4. Mediator role. The purpose of mediation is not to create new linkages, as in the referral role, but to improve the trafficked person’s existing connections and relationships in his/her new social environment or community of origin. The ethical issue in mediation is that the case manager must stay “neutral”, or at least appear neutral to all involved, because a mediator is not an “advocate”, but should take a position between the helped person and her potential resource group.
5. Resource developer. In many cases, the focal problem is the lack of resources for reintegration. Resource development can be conceptualised at two levels: There is the largescale programme development approach which attempts to create services and resources for a large number of persons with the same experience (e.g. prevention program of re-trafficking). The other, more narrow-scoped level is focused on the development, mobilisation, or reorganisation of close interpersonal resources, such as initiating self-help/mutual aid associations at municipal or national level.
6. Advocacy role. By definition, advocacy is a partisan role. Unlike in all above listed roles, as an advocate the case manager must take a firm position with (or on behalf of) the trafficked person to address the injustice that has befallen him/her from persons or groups s/he has been (and perhaps still is) attached to. Of the many different forms of advocacy, the crucial role of case advocacy should be highlighted. This is a specific kind of reintegration help not only for individual persons, but for whole groups (or classes) of persons with trafficking experience. Case advocacy should be at the level of local communities and “natural” social support systems (“old” or “new” ones), which might otherwise socially exclude trafficked persons.. Source: IOM
Monday, May 10, 2010
INTRODUCTION
Background:
So far there has been no systematic approach for rehabilitating victims of trafficking in most developing countries of Asia. As a result, different institutions follow different approaches, depending on their subjective understanding of case management and what rehabilitation is.

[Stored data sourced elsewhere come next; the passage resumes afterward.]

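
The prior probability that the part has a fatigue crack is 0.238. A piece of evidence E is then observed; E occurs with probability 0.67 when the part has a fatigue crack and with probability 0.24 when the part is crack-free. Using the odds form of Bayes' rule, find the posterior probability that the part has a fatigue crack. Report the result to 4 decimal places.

Prior odds = 0.238/(1−0.238) = 0.31234. In log-odds, ln(0.31234) = -1.1637.
Add log likelihood ratio: ln(2.7917) = 1.0266.
Posterior log-odds = -0.13704, so posterior odds = exp(-0.13704) = 0.87194. Converting, P(H|E) = 0.87194/1.8719 = 0.4658.

Posterior probability ≈ 0.4658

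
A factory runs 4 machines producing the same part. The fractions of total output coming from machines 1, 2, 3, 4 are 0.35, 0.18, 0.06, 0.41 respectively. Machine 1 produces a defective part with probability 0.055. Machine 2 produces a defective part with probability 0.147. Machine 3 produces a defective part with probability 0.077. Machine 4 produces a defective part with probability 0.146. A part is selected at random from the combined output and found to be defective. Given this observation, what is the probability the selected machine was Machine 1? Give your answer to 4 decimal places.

P(defective|M1) = 0.055; P(defective|M2) = 0.147; P(defective|M3) = 0.077; P(defective|M4) = 0.146.
Prior × likelihood for each source: 0.35·0.055=0.01925, 0.18·0.147=0.02646, 0.06·0.077=0.004620, 0.41·0.146=0.05986. Summing gives P(defective) = 0.11019.
P(Machine 1 | defective) = 0.01925 / 0.11019 = 0.1747.

Posterior probability ≈ 0.1747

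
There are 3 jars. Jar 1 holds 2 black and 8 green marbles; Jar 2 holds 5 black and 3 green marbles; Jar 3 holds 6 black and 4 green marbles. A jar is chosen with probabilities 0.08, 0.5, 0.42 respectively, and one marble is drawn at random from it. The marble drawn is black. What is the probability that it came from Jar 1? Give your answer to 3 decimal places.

Posterior probability ≈ 0.028

Tabulate prior·likelihood by source: [1] prior 0.08, lik 0.2, product 0.01600; [2] prior 0.5, lik 0.625, product 0.3125; [3] prior 0.42, lik 0.6, product 0.2520.
Normalizing constant = 0.58050; the posterior for Jar 1 is its product over the sum, 0.01600/0.58050 = 0.028.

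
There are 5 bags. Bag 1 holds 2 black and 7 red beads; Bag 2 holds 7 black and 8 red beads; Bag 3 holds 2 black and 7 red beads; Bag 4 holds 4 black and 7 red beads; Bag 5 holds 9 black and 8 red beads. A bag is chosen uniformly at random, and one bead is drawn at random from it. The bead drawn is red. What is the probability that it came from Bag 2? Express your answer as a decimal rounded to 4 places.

Posterior probability ≈ 0.1669

P(red|Bag 1) = 0.7778; P(red|Bag 2) = 0.5333; P(red|Bag 3) = 0.7778; P(red|Bag 4) = 0.6364; P(red|Bag 5) = 0.4706.
Prior × likelihood for each source: 0.2·0.7778=0.1556, 0.2·0.5333=0.1067, 0.2·0.7778=0.1556, 0.2·0.6364=0.1273, 0.2·0.4706=0.09412. Summing gives P(red) = 0.63917.
P(Bag 2 | red) = 0.1067 / 0.63917 = 0.1669.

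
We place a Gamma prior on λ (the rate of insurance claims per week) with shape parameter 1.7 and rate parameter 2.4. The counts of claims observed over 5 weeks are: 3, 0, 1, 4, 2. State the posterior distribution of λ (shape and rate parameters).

Total count ∑xᵢ = 10 over n = 5 weeks.
Gamma is conjugate to the Poisson likelihood: posterior is Gamma(shape = 1.7+10 = 11.7, rate = 2.4+5 = 7.4).

Posterior: Gamma(shape=11.7, rate=7.4)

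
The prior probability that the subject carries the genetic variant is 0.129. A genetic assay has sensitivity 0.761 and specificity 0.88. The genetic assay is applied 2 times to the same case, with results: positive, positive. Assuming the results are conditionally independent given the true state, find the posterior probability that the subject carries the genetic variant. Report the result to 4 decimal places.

Posterior P(H) ≈ 0.8562

Let H be the event that the subject carries the genetic variant; start with P(H) = 0.129. P('positive'|H) = 0.761, P('positive'|¬H) = 0.12.
Update on result 1 ('positive'): P(H) ← 0.761·0.1290 / (0.761·0.1290 + 0.12·0.8710) = 0.098169/0.20269 = 0.4843.
Update on result 2 ('positive'): P(H) ← 0.761·0.4843 / (0.761·0.4843 + 0.12·0.5157) = 0.36858/0.43046 = 0.8562.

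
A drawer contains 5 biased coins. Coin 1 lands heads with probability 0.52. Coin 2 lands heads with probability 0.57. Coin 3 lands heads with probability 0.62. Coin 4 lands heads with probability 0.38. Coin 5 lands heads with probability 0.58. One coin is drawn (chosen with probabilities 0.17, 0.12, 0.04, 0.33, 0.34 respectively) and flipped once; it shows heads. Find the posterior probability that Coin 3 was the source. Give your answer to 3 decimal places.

P(heads|C1) = 0.52; P(heads|C2) = 0.57; P(heads|C3) = 0.62; P(heads|C4) = 0.38; P(heads|C5) = 0.58.
Prior × likelihood for each source: 0.17·0.52=0.08840, 0.12·0.57=0.06840, 0.04·0.62=0.02480, 0.33·0.38=0.1254, 0.34·0.58=0.1972. Summing gives P(heads) = 0.50420.
P(Coin 3 | heads) = 0.02480 / 0.50420 = 0.049.

Posterior probability ≈ 0.049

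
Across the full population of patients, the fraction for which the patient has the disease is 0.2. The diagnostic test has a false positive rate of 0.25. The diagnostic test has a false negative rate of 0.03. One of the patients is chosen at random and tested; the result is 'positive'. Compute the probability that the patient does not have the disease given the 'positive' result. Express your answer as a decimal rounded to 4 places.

Let H be the event that the patient has the disease. P(H) = 0.2, so P(¬H) = 0.8. With E the 'positive' result, P(E|H) = 0.97 and P(E|¬H) = 0.25.
P(E) = 0.97·0.2 + 0.25·0.8 = 0.19400 + 0.20000 = 0.39400.
By Bayes' theorem, P(H|E) = 0.19400 / 0.39400 = 0.4924. Hence P(¬H|E) = 1 − 0.4924 = 0.5076.

P(¬H | E) ≈ 0.5076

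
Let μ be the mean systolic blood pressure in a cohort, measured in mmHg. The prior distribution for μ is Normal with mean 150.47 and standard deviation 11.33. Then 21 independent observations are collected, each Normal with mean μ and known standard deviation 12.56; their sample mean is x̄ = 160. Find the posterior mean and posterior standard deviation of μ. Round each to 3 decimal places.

Posterior mean ≈ 159.473; posterior SD ≈ 2.664

With known σ, the Normal prior is conjugate. Weight on the data is w = (n/σ²)/(n/σ² + 1/τ₀²) = 0.133119/(0.133119+0.00779005) = 0.94472.
Posterior mean = w·x̄ + (1−w)·μ₀ = 0.94472·160 + 0.055284·150.47 = 159.473. Posterior variance = 1/(0.133119+0.00779005) = 7.09678, so SD = 2.664.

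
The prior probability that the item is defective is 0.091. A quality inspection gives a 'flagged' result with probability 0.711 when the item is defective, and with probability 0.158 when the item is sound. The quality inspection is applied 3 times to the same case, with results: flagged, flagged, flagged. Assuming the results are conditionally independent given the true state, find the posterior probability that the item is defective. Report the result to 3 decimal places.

Posterior P(H) ≈ 0.901

With H the event that the item is defective, the joint likelihood of the observed sequence is P(data|H) = 0.711·0.711·0.711 = 0.35943 and P(data|¬H) = 0.158·0.158·0.158 = 0.0039443.
Bayes: P(H|data) = 0.091·0.35943 / (0.091·0.35943 + 0.909·0.0039443) = 0.032708/0.036293 = 0.9012.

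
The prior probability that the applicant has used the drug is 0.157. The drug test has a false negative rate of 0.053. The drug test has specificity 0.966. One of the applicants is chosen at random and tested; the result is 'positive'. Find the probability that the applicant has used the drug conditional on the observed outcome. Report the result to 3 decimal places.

P(H | E) ≈ 0.838

Write H for 'the applicant has used the drug'. Prior odds H:¬H = 0.157/0.843 = 0.18624. For the 'positive' outcome, the likelihood ratio is 0.947/0.034 = 27.853.
Posterior odds = 0.18624 × 27.853 = 5.1873, so P(H|E) = 5.1873/(1+5.1873) = 0.838.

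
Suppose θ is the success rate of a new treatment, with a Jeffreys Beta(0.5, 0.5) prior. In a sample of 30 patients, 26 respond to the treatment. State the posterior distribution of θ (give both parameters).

Posterior: Beta(26.5, 4.5)

Observing 26 successes and 4 failures updates Beta(0.5, 0.5) by adding the success and failure counts to the two shape parameters: α = 0.5+26 = 26.5, β = 0.5+4 = 4.5.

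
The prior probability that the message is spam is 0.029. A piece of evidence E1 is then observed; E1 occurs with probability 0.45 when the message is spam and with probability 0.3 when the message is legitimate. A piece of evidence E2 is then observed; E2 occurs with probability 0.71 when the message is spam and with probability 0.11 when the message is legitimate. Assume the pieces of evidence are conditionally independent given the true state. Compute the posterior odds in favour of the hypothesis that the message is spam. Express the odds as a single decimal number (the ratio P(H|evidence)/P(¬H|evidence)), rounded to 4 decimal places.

Prior odds = 0.029/(1−0.029) = 0.029866.
Likelihood ratio for E1 = 0.45/0.3 = 1.5000.
Likelihood ratio for E2 = 0.71/0.11 = 6.4545.
Posterior odds = prior odds × LR₁ × LR₂ = 0.28916.

Posterior odds ≈ 0.2892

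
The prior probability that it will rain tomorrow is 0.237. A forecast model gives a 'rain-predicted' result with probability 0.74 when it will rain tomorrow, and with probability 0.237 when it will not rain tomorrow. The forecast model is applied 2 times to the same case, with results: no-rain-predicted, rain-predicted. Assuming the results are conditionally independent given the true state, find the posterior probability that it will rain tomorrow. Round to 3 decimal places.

With H the event that it will rain tomorrow, the joint likelihood of the observed sequence is P(data|H) = 0.26·0.74 = 0.19240 and P(data|¬H) = 0.763·0.237 = 0.18083.
Bayes: P(H|data) = 0.237·0.19240 / (0.237·0.19240 + 0.763·0.18083) = 0.045599/0.18357 = 0.2484.

Posterior P(H) ≈ 0.248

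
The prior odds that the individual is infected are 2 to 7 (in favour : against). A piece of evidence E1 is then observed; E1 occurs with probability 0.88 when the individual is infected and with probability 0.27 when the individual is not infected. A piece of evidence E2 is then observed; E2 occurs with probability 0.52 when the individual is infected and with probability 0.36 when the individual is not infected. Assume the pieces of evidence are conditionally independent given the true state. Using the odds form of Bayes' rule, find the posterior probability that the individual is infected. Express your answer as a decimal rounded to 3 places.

Posterior probability ≈ 0.574

Prior odds = 2/7 = 0.28571.
Likelihood ratio for E1 = 0.88/0.27 = 3.2593.
Likelihood ratio for E2 = 0.52/0.36 = 1.4444.
Posterior odds = prior odds × LR₁ × LR₂ = 1.3451.
Posterior probability = odds/(1+odds) = 1.3451/2.3451 = 0.574.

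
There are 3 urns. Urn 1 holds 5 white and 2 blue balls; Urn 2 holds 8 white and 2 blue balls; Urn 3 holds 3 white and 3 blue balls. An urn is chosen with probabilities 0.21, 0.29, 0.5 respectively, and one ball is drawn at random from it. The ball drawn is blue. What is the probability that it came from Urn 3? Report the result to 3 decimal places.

Posterior probability ≈ 0.679

Tabulate prior·likelihood by source: [1] prior 0.21, lik 0.2857, product 0.06000; [2] prior 0.29, lik 0.2, product 0.05800; [3] prior 0.5, lik 0.5, product 0.2500.
Normalizing constant = 0.36800; the posterior for Urn 3 is its product over the sum, 0.2500/0.36800 = 0.679.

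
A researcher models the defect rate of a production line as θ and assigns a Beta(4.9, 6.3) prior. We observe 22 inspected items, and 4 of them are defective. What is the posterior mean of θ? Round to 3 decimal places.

Posterior mean ≈ 0.268

The binomial likelihood is conjugate to the Beta prior: with 4 successes and 18 failures, the posterior is Beta(4.9+4, 6.3+18) = Beta(8.9, 24.3).
E[θ | data] = 8.9/(8.9+24.3) = 0.268.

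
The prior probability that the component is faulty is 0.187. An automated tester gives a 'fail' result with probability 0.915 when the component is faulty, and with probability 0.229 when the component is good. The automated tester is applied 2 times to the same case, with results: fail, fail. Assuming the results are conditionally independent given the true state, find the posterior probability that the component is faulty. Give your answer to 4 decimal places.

Posterior P(H) ≈ 0.7860

Let H be the event that the component is faulty; start with P(H) = 0.187. P('fail'|H) = 0.915, P('fail'|¬H) = 0.229.
Update on result 1 ('fail'): P(H) ← 0.915·0.1870 / (0.915·0.1870 + 0.229·0.8130) = 0.17111/0.35728 = 0.4789.
Update on result 2 ('fail'): P(H) ← 0.915·0.4789 / (0.915·0.4789 + 0.229·0.5211) = 0.43820/0.55753 = 0.7860.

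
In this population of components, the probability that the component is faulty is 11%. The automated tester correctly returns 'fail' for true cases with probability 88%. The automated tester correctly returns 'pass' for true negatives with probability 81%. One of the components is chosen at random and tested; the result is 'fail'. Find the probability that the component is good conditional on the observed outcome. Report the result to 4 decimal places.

P(¬H | E) ≈ 0.6360

Write H for 'the component is faulty'. Prior odds H:¬H = 0.11/0.89 = 0.12360. For the 'fail' outcome, the likelihood ratio is 0.88/0.19 = 4.6316.
Posterior odds = 0.12360 × 4.6316 = 0.57244, so P(H|E) = 0.57244/(1+0.57244) = 0.3640. Then P(¬H|E) = 1 − 0.3640 = 0.6360.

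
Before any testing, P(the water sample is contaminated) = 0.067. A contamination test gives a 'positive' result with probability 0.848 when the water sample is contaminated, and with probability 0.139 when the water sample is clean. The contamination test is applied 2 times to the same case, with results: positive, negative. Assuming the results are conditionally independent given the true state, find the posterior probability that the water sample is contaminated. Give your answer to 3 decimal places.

Posterior P(H) ≈ 0.072

With H the event that the water sample is contaminated, the joint likelihood of the observed sequence is P(data|H) = 0.848·0.152 = 0.12890 and P(data|¬H) = 0.139·0.861 = 0.11968.
Bayes: P(H|data) = 0.067·0.12890 / (0.067·0.12890 + 0.933·0.11968) = 0.0086360/0.12030 = 0.0718.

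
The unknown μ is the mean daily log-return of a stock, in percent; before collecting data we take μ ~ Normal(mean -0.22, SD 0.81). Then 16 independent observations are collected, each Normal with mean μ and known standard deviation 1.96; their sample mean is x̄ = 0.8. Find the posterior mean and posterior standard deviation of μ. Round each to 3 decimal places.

Prior precision 1/τ₀² = 1/0.81² = 1.52416; data precision n/σ² = 16/1.96² = 4.16493.
Posterior precision = 1.52416 + 4.16493 = 5.68909, giving posterior SD = 1/√5.68909 = 0.419.
Posterior mean = (1.52416·-0.22 + 4.16493·0.8) / 5.68909 = 0.527.

Posterior mean ≈ 0.527; posterior SD ≈ 0.419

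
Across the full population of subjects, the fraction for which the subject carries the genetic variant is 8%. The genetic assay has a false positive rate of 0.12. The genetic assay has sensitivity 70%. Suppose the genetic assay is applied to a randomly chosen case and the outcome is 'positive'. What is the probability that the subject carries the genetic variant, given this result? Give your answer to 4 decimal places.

Let H be the event that the subject carries the genetic variant. P(H) = 0.08, so P(¬H) = 0.92. With E the 'positive' result, P(E|H) = 0.7 and P(E|¬H) = 0.12.
P(E) = 0.7·0.08 + 0.12·0.92 = 0.056000 + 0.11040 = 0.16640.
By Bayes' theorem, P(H|E) = 0.056000 / 0.16640 = 0.3365.

P(H | E) ≈ 0.3365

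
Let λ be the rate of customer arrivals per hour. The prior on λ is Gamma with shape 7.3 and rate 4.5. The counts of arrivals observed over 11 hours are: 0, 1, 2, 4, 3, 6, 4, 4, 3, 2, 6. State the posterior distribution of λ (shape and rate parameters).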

They determine the services and process of rehabilitation, which typically do not constitute a professional and needs-based model. In a survey of programmes, examples ranged from reuniting victims with their families immediately after rescue without any other support services to the provision of food and shelter only for certain periods and so-called life skills training or non-formal education for a few months. Essential elements of the rehabilitation process such as medical assessments, health care services, psychological counselling and vocational counselling, were either absent or nominal. In many cases, even post-rehabilitation followup,
and family counselling, were absent.
At the points of destination, victims of trafficking hardly ever receive medical care, they may endure physical and sexual abuses, which exposes them to sexually transmitted infections. Many thus are rescued in poor health. They require a comprehensive medical examination and health care services. Many need psychological counselling and social support. If family members were involved in the trafficking, social workers must assess the family situation before a victim can be returned home. Many victims also need legal assistance once they are rescued and taken to a safe place.
The multidisciplinary approach (MDA) to rehabilitation is based on the principle that the effective rehabilitation of trafficking victims who have experienced various types of abuse requires systematic and coordinated services from physicians, psychologists, legal experts, social workers and other relevant experts.
The approach is presented in this CASE MANAGEMENT group as a joint ACTION of the partnerships to promote this high-level standard for case management and rehabilitation of trafficked persons in the Asia region.